Sprout Social Signal

SendOwl Signal

6–9 a.m.

Moderate (6 a.m. secondary)

Low

High (9 a.m. peak)

12–1 p.m.

High (1 p.m. peak)

High (within 1–5 p.m. peak)

High (12 p.m. peak)

2–5 p.m.

Low

High (within 1–5 p.m. peak)

Low

6–8 p.m.

Low

Low

High (7 p.m. peak)

9 p.m.–12 a.m.

Moderate (10 p.m. secondary)

Low

Low

This table is built directly from the time slots each source names — it's a side-by-side visual, not a new finding.

How to Find Your Own Best Time to Post on TikTok on Thursday

  1. Switch to a TikTok Business account. Go to your profile menu, tap Settings and Privacy, then Manage Account, then Switch to Business Account.
  2. Open TikTok Studio Analytics. This is accessible from your profile menu or at tiktok.com on desktop.
  3. Check the Followers tab.

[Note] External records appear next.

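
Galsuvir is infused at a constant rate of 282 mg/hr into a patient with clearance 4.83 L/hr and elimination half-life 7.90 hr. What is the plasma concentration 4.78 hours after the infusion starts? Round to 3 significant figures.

20.0 µg/mL

Css = rate / CL = 282 / 4.83 = 58.39 µg/mL
k = ln 2 / 7.90 = 0.08774 hr⁻¹
C(t) = Css (1 − e^(−kt)) = 58.39 × (1 − e^(−0.4194)) = 58.39 × 0.3426 ≈ 20.0 µg/mL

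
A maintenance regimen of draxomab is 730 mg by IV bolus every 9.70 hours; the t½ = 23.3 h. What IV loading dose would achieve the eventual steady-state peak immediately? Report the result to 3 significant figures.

k = ln 2 / 23.3 = 0.02975 h⁻¹
Accumulation ratio R = 1 / (1 − e^(−kτ)) = 1 / (1 − e^(−0.02975×9.70)) = 1 / (1 − 0.7493) = 3.989
Loading dose = maintenance dose × R = 730 × 3.989 ≈ 2910 mg

2910 mg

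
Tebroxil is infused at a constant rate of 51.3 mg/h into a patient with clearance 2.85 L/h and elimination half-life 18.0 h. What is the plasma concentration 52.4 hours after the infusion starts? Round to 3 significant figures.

15.6 mg/L

Css = rate / CL = 51.3 / 2.85 = 18.00 mg/L
k = ln 2 / 18.0 = 0.03851 h⁻¹
C(t) = Css (1 − e^(−kt)) = 18.00 × (1 − e^(−2.018)) = 18.00 × 0.8671 ≈ 15.6 mg/L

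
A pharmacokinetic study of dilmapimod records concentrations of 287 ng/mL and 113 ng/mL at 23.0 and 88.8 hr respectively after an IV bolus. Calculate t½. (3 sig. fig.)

48.9 hours

k = ln(C₁/C₂) / (t₂ − t₁) = ln(287/113) / (88.8 − 23.0)
  = 0.9321 / 65.80 = 0.01417 hr⁻¹
t½ = ln 2 / k = ln 2 / 0.01417 ≈ 48.9 hours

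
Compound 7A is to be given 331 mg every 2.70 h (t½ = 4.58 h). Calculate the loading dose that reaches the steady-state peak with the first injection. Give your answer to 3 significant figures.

k = ln 2 / 4.58 = 0.1513 h⁻¹
Accumulation ratio R = 1 / (1 − e^(−kτ)) = 1 / (1 − e^(−0.1513×2.70)) = 1 / (1 − 0.6646) = 2.981
Loading dose = maintenance dose × R = 331 × 2.981 ≈ 987 mg

987 mg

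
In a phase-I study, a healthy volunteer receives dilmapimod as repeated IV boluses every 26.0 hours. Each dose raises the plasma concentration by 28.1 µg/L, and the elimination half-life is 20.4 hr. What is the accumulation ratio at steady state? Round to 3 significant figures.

1.70

k = ln 2 / 20.4 = 0.03398 hr⁻¹
Fraction remaining after one interval: e^(−kτ) = e^(−0.03398 × 26.0) = 0.4134
R = 1 / (1 − 0.4134) = 1 / 0.5866 ≈ 1.70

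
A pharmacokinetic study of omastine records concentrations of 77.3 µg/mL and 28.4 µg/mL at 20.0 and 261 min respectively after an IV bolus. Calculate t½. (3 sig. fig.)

167 minutes

k = ln(C₁/C₂) / (t₂ − t₁) = ln(77.3/28.4) / (261 − 20.0)
  = 1.001 / 241.0 = 0.004155 min⁻¹
t½ = ln 2 / k = ln 2 / 0.004155 ≈ 167 minutes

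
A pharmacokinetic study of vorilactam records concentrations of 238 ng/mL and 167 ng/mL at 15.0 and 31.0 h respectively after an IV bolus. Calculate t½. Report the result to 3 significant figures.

31.3 hours

k = ln(C₁/C₂) / (t₂ − t₁) = ln(238/167) / (31.0 − 15.0)
  = 0.3543 / 16.00 = 0.02214 h⁻¹
t½ = ln 2 / k = ln 2 / 0.02214 ≈ 31.3 hours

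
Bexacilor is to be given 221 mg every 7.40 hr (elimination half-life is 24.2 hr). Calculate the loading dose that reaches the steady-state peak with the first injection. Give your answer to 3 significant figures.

1160 mg

k = ln 2 / 24.2 = 0.02864 hr⁻¹
Accumulation ratio R = 1 / (1 − e^(−kτ)) = 1 / (1 − e^(−0.02864×7.40)) = 1 / (1 − 0.8090) = 5.236
Loading dose = maintenance dose × R = 221 × 5.236 ≈ 1160 mg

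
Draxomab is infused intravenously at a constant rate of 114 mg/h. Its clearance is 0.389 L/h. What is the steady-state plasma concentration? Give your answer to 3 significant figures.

293 µg/mL

Css = infusion rate / CL = 114 / 0.389 ≈ 293 µg/mL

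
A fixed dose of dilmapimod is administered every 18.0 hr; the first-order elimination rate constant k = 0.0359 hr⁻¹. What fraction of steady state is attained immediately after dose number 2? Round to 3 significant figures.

0.725

f_n = 1 − e^(−nkτ) = 1 − e^(−2 × 0.03590 × 18.0) = 1 − e^(−1.292) = 1 − 0.2746 ≈ 0.725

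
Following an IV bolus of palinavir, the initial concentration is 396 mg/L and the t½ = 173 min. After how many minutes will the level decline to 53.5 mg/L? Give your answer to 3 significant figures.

k = ln 2 / 173 = 0.004007 min⁻¹
C(t) = C₀ e^(−kt)  ⇒  t = ln(C₀/C) / k
t = ln(396/53.5) / 0.004007 = 2.002 / 0.004007 ≈ 500 minutes

500 minutes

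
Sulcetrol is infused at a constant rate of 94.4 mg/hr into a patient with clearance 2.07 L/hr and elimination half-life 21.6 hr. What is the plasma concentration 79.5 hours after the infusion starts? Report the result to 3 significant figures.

Css = rate / CL = 94.4 / 2.07 = 45.60 µg/mL
k = ln 2 / 21.6 = 0.03209 hr⁻¹
C(t) = Css (1 − e^(−kt)) = 45.60 × (1 − e^(−2.551)) = 45.60 × 0.9220 ≈ 42.0 µg/mL

42.0 µg/mL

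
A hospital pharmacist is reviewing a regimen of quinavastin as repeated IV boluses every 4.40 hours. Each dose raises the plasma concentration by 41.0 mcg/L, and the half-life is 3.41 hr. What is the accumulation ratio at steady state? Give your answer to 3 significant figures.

k = ln 2 / 3.41 = 0.2033 hr⁻¹
Fraction remaining after one interval: e^(−kτ) = e^(−0.2033 × 4.40) = 0.4089
R = 1 / (1 − 0.4089) = 1 / 0.5911 ≈ 1.69

1.69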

Look for "Most active times" — this shows when your specific followers were online over roughly the past week.
  4. Compare that against the tables above. Look for any overlap between your own data and the Thursday windows listed by Buffer, Sprout Social, or SendOwl.
  5. Test for several weeks before deciding. Post at your chosen time consistently and track views, completion rate, and shares — not just likes — before concluding whether it's working

In practice, most accounts find their own peak times sit somewhere close to one of these published windows, but rarely match exactly. That's normal. The published data is a starting point, not a target to hit precisely.

Conclusion

Thursday's best posting time ranges from 1 p.m. to a 1–5 p.m. window, depending on the source. No single number is confirmed across all three studies. Use the comparison above as a starting point, then verify against your own TikTok Studio Analytics over several weeks.

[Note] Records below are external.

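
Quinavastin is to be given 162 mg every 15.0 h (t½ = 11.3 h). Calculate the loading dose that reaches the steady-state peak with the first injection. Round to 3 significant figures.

269 mg

k = ln 2 / 11.3 = 0.06134 h⁻¹
Accumulation ratio R = 1 / (1 − e^(−kτ)) = 1 / (1 − e^(−0.06134×15.0)) = 1 / (1 − 0.3985) = 1.662
Loading dose = maintenance dose × R = 162 × 1.662 ≈ 269 mg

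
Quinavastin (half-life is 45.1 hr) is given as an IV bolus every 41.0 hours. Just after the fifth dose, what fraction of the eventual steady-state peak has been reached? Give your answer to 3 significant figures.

k = ln 2 / 45.1 = 0.01537 hr⁻¹
f_n = 1 − e^(−nkτ) = 1 − e^(−5 × 0.01537 × 41.0) = 1 − e^(−3.151) = 1 − 0.04282 ≈ 0.957

0.957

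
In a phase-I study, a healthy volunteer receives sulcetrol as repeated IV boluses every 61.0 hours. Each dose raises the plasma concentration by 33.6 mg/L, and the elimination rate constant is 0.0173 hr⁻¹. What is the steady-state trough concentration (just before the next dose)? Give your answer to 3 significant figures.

Fraction remaining after one interval: e^(−kτ) = e^(−0.01730 × 61.0) = 0.3481
R = 1 / (1 − 0.3481) = 1.534
Css,max = 33.6 × 1.534 = 51.54 mg/L
Css,min = Css,max × e^(−kτ) = 51.54 × 0.3481 ≈ 17.9 mg/L

17.9 mg/L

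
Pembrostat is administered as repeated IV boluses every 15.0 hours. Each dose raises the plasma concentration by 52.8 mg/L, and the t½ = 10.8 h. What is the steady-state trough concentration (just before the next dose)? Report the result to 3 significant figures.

32.6 mg/L

k = ln 2 / 10.8 = 0.06418 h⁻¹
Fraction remaining after one interval: e^(−kτ) = e^(−0.06418 × 15.0) = 0.3819
R = 1 / (1 − 0.3819) = 1.618
Css,max = 52.8 × 1.618 = 85.42 mg/L
Css,min = Css,max × e^(−kτ) = 85.42 × 0.3819 ≈ 32.6 mg/L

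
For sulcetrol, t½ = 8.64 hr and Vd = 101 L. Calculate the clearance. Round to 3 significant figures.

k = ln 2 / t½ = ln 2 / 8.64 = 0.08023 hr⁻¹
CL = k · V = 0.08023 × 101 ≈ 8.10 L/hr

8.10 L/hr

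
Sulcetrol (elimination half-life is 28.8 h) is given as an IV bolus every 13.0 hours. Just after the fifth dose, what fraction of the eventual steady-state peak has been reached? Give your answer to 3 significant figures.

0.791

k = ln 2 / 28.8 = 0.02407 h⁻¹
f_n = 1 − e^(−nkτ) = 1 − e^(−5 × 0.02407 × 13.0) = 1 − e^(−1.564) = 1 − 0.2092 ≈ 0.791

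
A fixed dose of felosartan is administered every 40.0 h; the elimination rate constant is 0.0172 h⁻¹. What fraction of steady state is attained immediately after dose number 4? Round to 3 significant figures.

f_n = 1 − e^(−nkτ) = 1 − e^(−4 × 0.01720 × 40.0) = 1 − e^(−2.752) = 1 − 0.06380 ≈ 0.936

0.936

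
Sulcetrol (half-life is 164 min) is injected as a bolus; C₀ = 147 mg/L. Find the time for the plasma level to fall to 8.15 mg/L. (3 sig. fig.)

k = ln 2 / 164 = 0.004227 min⁻¹
C(t) = C₀ e^(−kt)  ⇒  t = ln(C₀/C) / k
t = ln(147/8.15) / 0.004227 = 2.892 / 0.004227 ≈ 684 minutes

684 minutes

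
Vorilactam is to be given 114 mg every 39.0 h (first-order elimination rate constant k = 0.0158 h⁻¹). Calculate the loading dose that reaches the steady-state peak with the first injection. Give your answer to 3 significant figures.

Accumulation ratio R = 1 / (1 − e^(−kτ)) = 1 / (1 − e^(−0.01580×39.0)) = 1 / (1 − 0.5400) = 2.174
Loading dose = maintenance dose × R = 114 × 2.174 ≈ 248 mg

248 mg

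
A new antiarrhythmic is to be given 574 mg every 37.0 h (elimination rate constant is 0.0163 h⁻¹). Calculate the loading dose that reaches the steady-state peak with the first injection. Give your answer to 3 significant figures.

Accumulation ratio R = 1 / (1 − e^(−kτ)) = 1 / (1 − e^(−0.01630×37.0)) = 1 / (1 − 0.5471) = 2.208
Loading dose = maintenance dose × R = 574 × 2.208 ≈ 1270 mg

1270 mg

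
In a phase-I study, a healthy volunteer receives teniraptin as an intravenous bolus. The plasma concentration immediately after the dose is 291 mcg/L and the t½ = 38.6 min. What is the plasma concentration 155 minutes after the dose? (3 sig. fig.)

k = ln 2 / 38.6 = 0.01796 min⁻¹
155 min is 4.016 half-lives, so C = 291 × (1/2)^4.016 = 291 × 0.06183 ≈ 18.0 mcg/L

18.0 mcg/L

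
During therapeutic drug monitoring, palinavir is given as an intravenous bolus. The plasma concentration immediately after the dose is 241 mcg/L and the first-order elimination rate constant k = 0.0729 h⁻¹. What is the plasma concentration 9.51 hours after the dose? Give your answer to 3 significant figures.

120 mcg/L

C(t) = C₀ e^(−kt) = 241 × e^(−0.07290 × 9.51) = 241 × e^(−0.6933) = 241 × 0.4999 ≈ 120 mcg/L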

Frequently Asked Questions

What is the single best time to post on TikTok on Thursday?

There isn't one confirmed time. Buffer says 1 p.m., Sprout Social says 1–5 p.m., and SendOwl says 9 a.m., 12 p.m., or 7 p.m. (ET). The sources disagree.

What is the worst time to post on TikTok on Thursday?

No source confirms an exact worst hour for Thursday specifically. Buffer notes afternoons generally underperform across the week, though this overlaps with its own Thursday recommendation.

Does the best Thursday posting time change by industry?

Sprout Social provides industry-specific data (education, retail, finance, and others) showing different peak windows. Buffer and SendOwl don't break their data down by industry.

Do I need to adjust Thursday's posting time for my timezone?

Yes, generally. Sprout Social's times are labeled "Local Time" to your audience. Buffer claims its times are normalized, though the method isn't detailed. SendOwl uses Eastern Time specifically.

Does video length affect whether a Thursday time slot works?

It's a reasonable inference from algorithm mechanics described by SendOwl, but none of the three sources directly tested this. Treat it as a consideration, not a confirmed finding.